Understanding events, such as who did what to whom, when and where, is one of the fundamental human activities to learn about the changing world. The answers to these questions underpin the key information conveyed in the overwhelming majority, if not all, of language-based communication. However, current research paradigm suffers from several shortcomings in extracting event knowledge from the open world scenarios, and at the core is their heavy reliance on the human effort, in both creating large-scale manual annotations or defining the schematic templates for the target event types, limiting the extraction capability only to dominant domains and languages.

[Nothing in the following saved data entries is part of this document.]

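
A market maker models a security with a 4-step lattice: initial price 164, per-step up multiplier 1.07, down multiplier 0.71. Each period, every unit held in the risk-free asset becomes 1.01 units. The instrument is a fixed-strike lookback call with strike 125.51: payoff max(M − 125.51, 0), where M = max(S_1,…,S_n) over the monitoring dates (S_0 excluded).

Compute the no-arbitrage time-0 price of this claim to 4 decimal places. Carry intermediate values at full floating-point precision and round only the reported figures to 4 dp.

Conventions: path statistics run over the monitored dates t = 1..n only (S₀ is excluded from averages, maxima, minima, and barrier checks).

price = 63.7739

Set p* = 0.8333 (from d < R < u); the path-dependent value is the discounted p*-expectation over all price paths.
Enumerate all 2^4 = 16 price paths (U = up ×1.07, D = down ×0.71); each path with k up-moves has probability p*^k·(1−p*)^(4−k).
DDDD: M=116.4400, payoff=0.0000, prob=0.000772
UDDD: M=175.4800, payoff=49.9700, prob=0.003858
DUDD: M=124.5908, payoff=0.0000, prob=0.003858
UUDD: M=187.7636, payoff=62.2536, prob=0.019290
DDUD: M=116.4400, payoff=0.0000, prob=0.003858
UDUD: M=175.4800, payoff=49.9700, prob=0.019290
DUUD: M=133.3122, payoff=7.8022, prob=0.019290
UUUD: M=200.9071, payoff=75.3971, prob=0.096451
DDDU: M=116.4400, payoff=0.0000, prob=0.003858
UDDU: M=175.4800, payoff=49.9700, prob=0.019290
DUDU: M=124.5908, payoff=0.0000, prob=0.019290
UUDU: M=187.7636, payoff=62.2536, prob=0.096451
DDUU: M=116.4400, payoff=0.0000, prob=0.019290
UDUU: M=175.4800, payoff=49.9700, prob=0.096451
DUUU: M=142.6440, payoff=17.1340, prob=0.096451
UUUU: M=214.9705, payoff=89.4605, prob=0.482253
Price = Σ prob·payoff / R^4 = 66.363362 / 1.040604 = 63.7739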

In this talk, I will introduce our recent efforts towards open world event knowledge extraction by easing the reliance on human and making efficient use of the weak supervision from the guidance of the target event schema and large-scale unlabeled in-domain data. In particular, we aim to answer two research questions: (1) How to leverage the guidance from the target event schema? I will describe a new Query-and-Extract paradigm that takes event schemas as natural language queries to extract candidate events from any input text. This framework has shown the state-of-the-art performance under all the supervised, few-shot and zero-shot extraction settings, and be able to be incrementally updated with new event types for lifelong event extraction. (2) How to make more efficient use of the unlabeled in-domain data as self-supervision to improve the open world event extraction? I will talk about our recent self-training with gradient guidance framework that is particularly designed to characterize the noise introduced by conventional self-training and improve the learning of base event extraction model with pseudo labels.

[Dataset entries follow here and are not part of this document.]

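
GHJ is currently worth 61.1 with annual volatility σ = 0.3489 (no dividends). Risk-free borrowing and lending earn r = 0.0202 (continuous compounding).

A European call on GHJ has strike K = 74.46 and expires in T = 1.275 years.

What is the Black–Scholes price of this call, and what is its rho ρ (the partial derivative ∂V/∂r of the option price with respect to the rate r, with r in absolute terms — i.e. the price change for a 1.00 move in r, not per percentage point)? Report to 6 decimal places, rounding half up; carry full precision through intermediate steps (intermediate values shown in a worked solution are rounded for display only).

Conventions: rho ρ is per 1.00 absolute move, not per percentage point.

price = 5.666735
ρ = 24.350530

σ√T = 0.3489·√1.275 = 0.393964
d₁ = (ln(S/K) + (r+σ²/2)T) / (σ√T) = (ln(61.1/74.46) + (0.0202+0.3489²/2)·1.275) / 0.393964 = (-0.197750 + 0.103359) / 0.393964 = -0.239595
d₂ = d₁ − σ√T = -0.239595 − 0.393964 = -0.633558
e^{−rT} = 0.974574
N(d₁) = 0.405322,  N(d₂) = 0.263185
Call price V = S·N(d₁) − K·e^{−rT}·N(d₂) = 24.765190 − 19.098455 = 5.666735
ρ = K·T·e^{−rT}·N(d₂) = 24.350530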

Dr. Lifu Huang is an Assistant Professor in the Computer Science department at Virginia Tech. He obtained a PhD in Computer Science from University of Illinois at Urbana-Champaign in 2020. He has a wide range of research interests in natural language processing, including extracting structured knowledge with limited supervision, natural language understanding and reasoning with external knowledge and commonsense, natural language generation, representation learning for cross-lingual and cross-domain transfer, and multi-modality learning. He is a recipient of the 2019 AI2 Fellowship, 2021 Amazon Research Award.